Here is a third scenario where advertisers leverage both controls: the target will reflect a true goal, and the value will reflect a true measure of contribution.
Advertisers optimize both goals and conversion values to increase their level of control over automated PPC.
Advertisers with granular account structure and optimized value reporting are in the best position to teach the machines about their business goals.
For example, they can set individual profitability goals for distinct business lines. An advertiser might notice that patio furniture is nearing the end of the season and that it’s better to forego profitability in exchange for not being stuck with unsold inventory in winter. Granular account structure allows them to treat different items with different goals.
But because they also report the true business contribution value of a sale of a deck chair, when they say they are okay with breaking even rather than making a profit on that sale, the automated bidding process can set a good bid, meanwhile continuing to optimize other parts of the account towards higher profits.

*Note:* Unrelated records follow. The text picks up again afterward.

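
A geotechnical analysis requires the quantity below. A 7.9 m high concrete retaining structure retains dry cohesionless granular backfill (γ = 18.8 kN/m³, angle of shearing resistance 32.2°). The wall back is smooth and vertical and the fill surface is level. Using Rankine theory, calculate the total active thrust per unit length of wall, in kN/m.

179 kN/m

K_a = tan²(45° − φ/2) = 0.3047.
P_a = ½ K_a γ H² = 0.5 × 0.3047 × 18.8 × 7.9² = 178.8 kN/m.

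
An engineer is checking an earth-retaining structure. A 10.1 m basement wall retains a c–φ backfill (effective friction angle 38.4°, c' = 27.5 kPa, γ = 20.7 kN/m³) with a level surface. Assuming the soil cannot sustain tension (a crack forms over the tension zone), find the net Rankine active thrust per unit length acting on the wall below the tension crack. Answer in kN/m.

K_a = 0.2337; √K_a = 0.4834.
Tension-crack depth z_c = 2c/(γ√K_a) = 2×27.5/(20.7×0.4834) = 5.496 m.
σ_a at base = K_a γ H − 2c√K_a = 0.2337×20.7×10.1 − 2×27.5×0.4834 = 22.27 kPa.
P_a = ½ × 22.27 × (H − z_c) = 0.5×22.27×4.604 = 51.26 kN/m.

51.3 kN/m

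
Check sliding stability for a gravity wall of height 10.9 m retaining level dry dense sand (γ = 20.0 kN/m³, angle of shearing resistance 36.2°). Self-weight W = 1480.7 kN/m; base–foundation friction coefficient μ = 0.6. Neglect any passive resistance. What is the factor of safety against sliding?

2.91

K_a = tan²(45° − 36.2°/2) = 0.2574.
P_a = ½K_aγH² = 0.5×0.2574×20.0×10.9² = 305.8 kN/m, acting at H/3 = 3.633 m above the base.
FS_sliding = μW / P_a = 0.6×1480.7 / 305.8 = 2.905.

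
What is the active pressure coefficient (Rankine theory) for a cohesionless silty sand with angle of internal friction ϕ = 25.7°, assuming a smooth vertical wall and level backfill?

K_a = tan²(45° − φ/2) = tan²(32.15°) = 0.3950.

0.395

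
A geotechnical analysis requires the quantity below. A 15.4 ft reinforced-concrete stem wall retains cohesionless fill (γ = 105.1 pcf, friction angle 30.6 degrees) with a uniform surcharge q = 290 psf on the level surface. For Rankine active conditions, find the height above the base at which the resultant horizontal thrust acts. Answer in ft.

K_a = 0.3253.
Triangular part P₁ = ½K_aγH² = 4055 at H/3 = 5.133 ft; rectangular part P₂ = K_a q H = 1453 at H/2 = 7.700 ft.
ȳ = (P₁·5.133 + P₂·7.700)/(P₁+P₂) = 5.810 ft.

5.81 ft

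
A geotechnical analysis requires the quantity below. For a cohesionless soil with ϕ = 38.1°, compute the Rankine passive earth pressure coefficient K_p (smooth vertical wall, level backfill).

4.22

K_p = (1 + sin φ)/(1 − sin φ) = tan²(45° + 38.1°/2) = 4.222.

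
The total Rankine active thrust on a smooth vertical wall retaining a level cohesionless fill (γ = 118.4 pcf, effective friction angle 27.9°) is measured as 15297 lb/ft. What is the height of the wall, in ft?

K_a = 0.3625. P_a = ½ K_a γ H² ⇒ H = √(2P_a/(K_a γ)).
H = √(2×15297/(0.3625×118.4)) = 26.70 ft.

26.7 ft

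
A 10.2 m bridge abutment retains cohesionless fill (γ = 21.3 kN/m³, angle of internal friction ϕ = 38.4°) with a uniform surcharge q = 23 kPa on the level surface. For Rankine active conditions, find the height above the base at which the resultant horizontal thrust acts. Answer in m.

3.70 m

K_a = 0.2337.
Triangular part P₁ = ½K_aγH² = 258.9 at H/3 = 3.400 m; rectangular part P₂ = K_a q H = 54.82 at H/2 = 5.100 m.
ȳ = (P₁·3.400 + P₂·5.100)/(P₁+P₂) = 3.697 m.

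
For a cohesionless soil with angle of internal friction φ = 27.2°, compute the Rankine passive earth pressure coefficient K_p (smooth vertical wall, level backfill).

K_p = (1 + sin φ)/(1 − sin φ) = tan²(45° + 27.2°/2) = 2.684.

2.68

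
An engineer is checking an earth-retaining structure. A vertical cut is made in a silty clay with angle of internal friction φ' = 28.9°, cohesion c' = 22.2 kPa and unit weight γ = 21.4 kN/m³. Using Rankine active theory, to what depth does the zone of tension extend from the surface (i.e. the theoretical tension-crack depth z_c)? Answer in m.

3.52 m

K_a = tan²(45° − 28.9°/2) = 0.3484; √K_a = 0.5902.
The active pressure is zero where K_a γ z = 2c√K_a, so z_c = 2c/(γ√K_a) = 2×22.2/(21.4×0.5902) = 3.515 m.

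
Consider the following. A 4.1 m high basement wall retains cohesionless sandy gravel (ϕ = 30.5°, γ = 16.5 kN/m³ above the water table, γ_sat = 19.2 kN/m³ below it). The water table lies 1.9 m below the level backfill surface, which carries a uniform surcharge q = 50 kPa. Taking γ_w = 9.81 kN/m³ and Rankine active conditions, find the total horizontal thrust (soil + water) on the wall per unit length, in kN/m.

K_a = tan²(45° − φ/2) = 0.3267.
γ' = 19.2 − 9.81 = 9.390 kN/m³. h₂ = H − d_w = 2.2 m.
σ'_h: at surface K_a·q = 16.33; at WT K_a(q+γd_w) = 26.57; at base K_a(q+γd_w+γ'h₂) = 33.32 kPa.
P₁ = ½(16.33+26.57)×1.9 = 40.76; P₂ = ½(26.57+33.32)×2.2 = 65.89; P_w = ½γ_w h₂² = 23.74.
Total = 40.76+65.89+23.74 = 130.4 kN/m.

130 kN/m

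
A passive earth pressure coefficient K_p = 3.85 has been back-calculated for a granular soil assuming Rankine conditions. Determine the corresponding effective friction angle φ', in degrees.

36.0°

K_p = (1+sin φ)/(1−sin φ) ⇒ sin φ = (K_p − 1)/(K_p + 1) = 0.5876.
φ = arcsin(0.5876) = 35.99°.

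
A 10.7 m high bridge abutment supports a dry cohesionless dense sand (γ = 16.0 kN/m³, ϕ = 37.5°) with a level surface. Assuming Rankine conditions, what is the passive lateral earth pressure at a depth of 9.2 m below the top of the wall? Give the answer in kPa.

605 kPa

K_p = (1 + sin φ)/(1 − sin φ) = 4.112.
σ_h = K_p γ z = 4.112 × 16.0 × 9.2 = 605.3 kPa.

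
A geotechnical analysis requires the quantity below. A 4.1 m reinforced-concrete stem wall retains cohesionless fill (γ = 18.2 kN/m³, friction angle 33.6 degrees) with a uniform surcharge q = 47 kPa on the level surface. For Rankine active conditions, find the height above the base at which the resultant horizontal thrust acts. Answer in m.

1.75 m

K_a = 0.2875.
Triangular part P₁ = ½K_aγH² = 43.98 at H/3 = 1.367 m; rectangular part P₂ = K_a q H = 55.40 at H/2 = 2.050 m.
ȳ = (P₁·1.367 + P₂·2.050)/(P₁+P₂) = 1.748 m.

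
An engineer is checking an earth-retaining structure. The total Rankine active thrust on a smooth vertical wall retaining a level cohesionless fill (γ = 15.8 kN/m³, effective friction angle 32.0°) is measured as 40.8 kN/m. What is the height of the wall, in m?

4.10 m

K_a = 0.3073. P_a = ½ K_a γ H² ⇒ H = √(2P_a/(K_a γ)).
H = √(2×40.8/(0.3073×15.8)) = 4.100 m.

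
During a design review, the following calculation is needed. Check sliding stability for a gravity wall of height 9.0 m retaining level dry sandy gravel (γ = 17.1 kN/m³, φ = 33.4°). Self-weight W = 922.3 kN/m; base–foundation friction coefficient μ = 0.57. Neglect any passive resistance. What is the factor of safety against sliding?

2.62

K_a = tan²(45° − 33.4°/2) = 0.2899.
P_a = ½K_aγH² = 0.5×0.2899×17.1×9.0² = 200.8 kN/m, acting at H/3 = 3.000 m above the base.
FS_sliding = μW / P_a = 0.57×922.3 / 200.8 = 2.618.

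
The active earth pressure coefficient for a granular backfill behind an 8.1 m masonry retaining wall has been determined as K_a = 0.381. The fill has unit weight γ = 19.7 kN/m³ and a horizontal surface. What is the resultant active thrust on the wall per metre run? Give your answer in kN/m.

P = ½ K_a γ H² = 0.5 × 0.381 × 19.7 × 8.1² = 246.2 kN/m.

246 kN/m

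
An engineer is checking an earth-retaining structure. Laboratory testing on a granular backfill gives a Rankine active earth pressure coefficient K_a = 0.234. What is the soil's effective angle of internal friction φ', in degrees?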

Take a look at implementing a strategy that optimizes PPC with an account structure that supports setting correct business goals and reporting conversion values that reflect the true business value.
- 1. Conversion adjustments let advertisers restate the value of a conversion with a transaction ID.
- 2. Conversion value rules (beta) lets advertisers build rules to modify the reported value based on criteria like audience, location or device.
Conclusion
Optimizing PPC in an automated world proves to be ever more important and you must know how to set high-level inputs teaching machines about the businesses. By better communicating true industry goals and the value a business derives from a conversion, the machines can be trained to prioritize the right types of conversions at the right cost. Achieving this, you can deploy a mix of solutions like Optmyzr’s tools for creating advanced account structures that align with business goals and free tools from Google for fixing conversion values once you know more about the quality of a conversion.